La requête a été communiquée à la métropole Rouen Normandie qui n’a pas produit d’observations.
Par un mémoire, enregistré le 25 novembre 2025, M. A... déclare se désister de sa requête.
Il soutient que les arrêtés litigieux ont été annulés par la métropole.
Vu les autres pièces du dossier.
Vu le code de justice administrative.
Considérant ce qui suit :
1. Aux termes de l’article R. 222-1 du code de justice administrative : « (…) les présidents de formation de jugement des tribunaux (…) peuvent, par ordonnance : 1° Donner acte des désistements ; (…) ».
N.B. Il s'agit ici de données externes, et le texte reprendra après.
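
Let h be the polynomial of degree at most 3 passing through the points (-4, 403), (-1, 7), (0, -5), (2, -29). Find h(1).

-7

Using the Lagrange interpolation formula with nodes -4, -1, 0, 2:
  L_0(u) = (u + 1)u(u - 2) / -72
  L_1(u) = (u + 4)u(u - 2) / 9
  L_2(u) = (u + 4)(u + 1)(u - 2) / -8
  L_3(u) = (u + 4)(u + 1)u / 36
Then h(u) = 403·L_0(u) + 7·L_1(u) - 5·L_2(u) - 29·L_3(u).
Expanding and collecting terms gives h(u) = -5u³ + 5u² - 2u - 5.
Evaluating at u = 1: h(1) = -7.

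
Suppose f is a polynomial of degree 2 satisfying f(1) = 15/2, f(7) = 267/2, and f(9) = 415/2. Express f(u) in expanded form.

f(u) = 2u^2 + 5u + 1/2

Using the Lagrange interpolation formula with nodes 1, 7, 9:
  L_0(u) = (u - 7)(u - 9) / 48
  L_1(u) = (u - 1)(u - 9) / -12
  L_2(u) = (u - 1)(u - 7) / 16
Then f(u) = 15/2·L_0(u) + 267/2·L_1(u) + 415/2·L_2(u).
Expanding and collecting terms gives f(u) = 2u^2 + 5u + 1/2.
Check: f(1) = 15/2. ✓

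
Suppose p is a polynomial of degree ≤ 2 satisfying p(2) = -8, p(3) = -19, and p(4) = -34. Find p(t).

Write p(t) = at^2 + bt + c. Substituting each data point gives a linear system:
  4a + 2b + c = -8
  9a + 3b + c = -19
  16a + 4b + c = -34
Solving the system yields a = -2, b = -1, c = 2.
So p(t) = -2t² - t + 2.
Check: p(3) = -19. ✓

p(t) = -2t^2 - t + 2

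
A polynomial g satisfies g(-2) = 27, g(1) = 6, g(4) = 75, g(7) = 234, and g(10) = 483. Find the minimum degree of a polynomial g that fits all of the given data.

2

Forward differences of the values at n = -2, 1, 4, 7, 10:
  g  : 27  6  75  234  483
  Δ  : -21  69  159  249
  Δ^2: 90  90  90
  Δ^3: 0  0
  Δ^4: 0
The second differences are constant (90) and nonzero, while all higher differences vanish, so the minimal degree is 2.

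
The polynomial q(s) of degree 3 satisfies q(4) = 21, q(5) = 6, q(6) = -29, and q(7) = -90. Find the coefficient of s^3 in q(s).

Write q(s) = as^3 + bs^2 + cs + d. Substituting each data point gives a linear system:
  64a + 16b + 4c + d = 21
  125a + 25b + 5c + d = 6
  216a + 36b + 6c + d = -29
  343a + 49b + 7c + d = -90
Solving the system yields a = -1, b = 5, c = 1, d = 1.
So q(s) = -s³ + 5s² + s + 1.
The leading coefficient is -1.

-1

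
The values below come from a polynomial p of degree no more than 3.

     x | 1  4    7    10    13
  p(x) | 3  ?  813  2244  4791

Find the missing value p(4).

The 4 known points determine the degree-3 polynomial uniquely.
Write p(x) = ax^3 + bx^2 + cx + d. Substituting each data point gives a linear system:
  a + b + c + d = 3
  343a + 49b + 7c + d = 813
  1000a + 100b + 10c + d = 2244
  2197a + 169b + 13c + d = 4791
Solving the system yields a = 2, b = 2, c = 5, d = -6.
So p(x) = 2x^3 + 2x^2 + 5x - 6.
Then p(4) = 174.

174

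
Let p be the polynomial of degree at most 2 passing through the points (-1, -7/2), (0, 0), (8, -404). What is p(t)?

p(t) = -6t^2 - (5/2)t

Using the Lagrange interpolation formula with nodes -1, 0, 8:
  L_0(t) = t(t - 8) / 9
  L_1(t) = (t + 1)(t - 8) / -8
  L_2(t) = (t + 1)t / 72
Then p(t) = -7/2·L_0(t) + 0·L_1(t) - 404·L_2(t).
Expanding and collecting terms gives p(t) = -6t² - (5/2)t.
Check: p(0) = 0. ✓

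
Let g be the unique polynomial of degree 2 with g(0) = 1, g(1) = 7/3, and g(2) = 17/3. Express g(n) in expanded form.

g(n) = n^2 + (1/3)n + 1

Using the Lagrange interpolation formula with nodes 0, 1, 2:
  L_0(n) = (n - 1)(n - 2) / 2
  L_1(n) = n(n - 2) / -1
  L_2(n) = n(n - 1) / 2
Then g(n) = 1·L_0(n) + 7/3·L_1(n) + 17/3·L_2(n).
Expanding and collecting terms gives g(n) = n^2 + (1/3)n + 1.
Check: g(2) = 17/3. ✓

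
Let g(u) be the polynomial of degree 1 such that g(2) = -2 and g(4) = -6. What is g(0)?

2

Using the Lagrange interpolation formula with nodes 2, 4:
  L_0(u) = (u - 4) / -2
  L_1(u) = (u - 2) / 2
Then g(u) = -2·L_0(u) - 6·L_1(u).
Expanding and collecting terms gives g(u) = -2u + 2.
Evaluating at u = 0: g(0) = 2.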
2. Par acte enregistré le 25 novembre 2025, M. A... déclare se désister purement et simplement de sa requête. Le désistement de M. A... étant pur et simple, rien ne s’oppose à ce qu’il en soit donné acte.
O R D O N N E :
Article 1er : Il est donné acte du désistement de M. A....
Article 2 : La présente ordonnance sera notifiée à M. B... A... et à la métropole Rouen Normandie.
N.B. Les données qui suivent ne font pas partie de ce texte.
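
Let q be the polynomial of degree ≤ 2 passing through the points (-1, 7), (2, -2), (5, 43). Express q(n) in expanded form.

q(n) = 3n^2 - 6n - 2

Write q(n) = an^2 + bn + c. Substituting each data point gives a linear system:
  a - b + c = 7
  4a + 2b + c = -2
  25a + 5b + c = 43
Solving the system yields a = 3, b = -6, c = -2.
So q(n) = 3n^2 - 6n - 2.
Check: q(-1) = 7. ✓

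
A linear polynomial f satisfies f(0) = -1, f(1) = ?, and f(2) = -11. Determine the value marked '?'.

-6

On equispaced nodes a degree-1 polynomial has vanishing second forward difference, so
  f(0) - 2·f(1) + f(2) = 0.
Substituting the known values and solving for f(1):
  -2·f(1) = 12
  f(1) = -6.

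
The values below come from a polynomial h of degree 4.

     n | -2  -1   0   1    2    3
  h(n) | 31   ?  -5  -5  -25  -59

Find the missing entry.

-7

On equispaced nodes a degree-4 polynomial has vanishing fifth forward difference, so
  - h(-2) + 5·h(-1) - 10·h(0) + 10·h(1) - 5·h(2) + h(3) = 0.
Substituting the known values and solving for h(-1):
  5·h(-1) = -35
  h(-1) = -7.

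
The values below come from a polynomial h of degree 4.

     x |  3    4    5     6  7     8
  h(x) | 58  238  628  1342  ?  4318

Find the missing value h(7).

2518

On equispaced nodes a degree-4 polynomial has vanishing fifth forward difference, so
  - h(3) + 5·h(4) - 10·h(5) + 10·h(6) - 5·h(7) + h(8) = 0.
Substituting the known values and solving for h(7):
  -5·h(7) = -12590
  h(7) = 2518.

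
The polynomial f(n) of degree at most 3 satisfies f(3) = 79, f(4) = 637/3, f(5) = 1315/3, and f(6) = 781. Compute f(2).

Using the Lagrange interpolation formula with nodes 3, 4, 5, 6:
  L_0(n) = (n - 4)(n - 5)(n - 6) / -6
  L_1(n) = (n - 3)(n - 5)(n - 6) / 2
  L_2(n) = (n - 3)(n - 4)(n - 6) / -2
  L_3(n) = (n - 3)(n - 4)(n - 5) / 6
Then f(n) = 79·L_0(n) + 637/3·L_1(n) + 1315/3·L_2(n) + 781·L_3(n).
Expanding and collecting terms gives f(n) = 4n^3 - (5/3)n^2 - 3n - 5.
Evaluating at n = 2: f(2) = 43/3.

43/3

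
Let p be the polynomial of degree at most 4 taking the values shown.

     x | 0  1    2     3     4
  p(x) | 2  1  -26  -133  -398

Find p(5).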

Fait à Rouen, le 9 décembre 2025.
La présidente de la 4ème chambre
Signé :
C. VAN MUYLDER
La République mande et ordonne au préfet de la région Normandie, préfet de la Seine-Maritime, en ce qui le concerne, ou à tous commissaires de justice à ce requis en ce qui concerne les voies de droit commun contre les parties privées, de pourvoir à l'exécution de la présente ordonnance.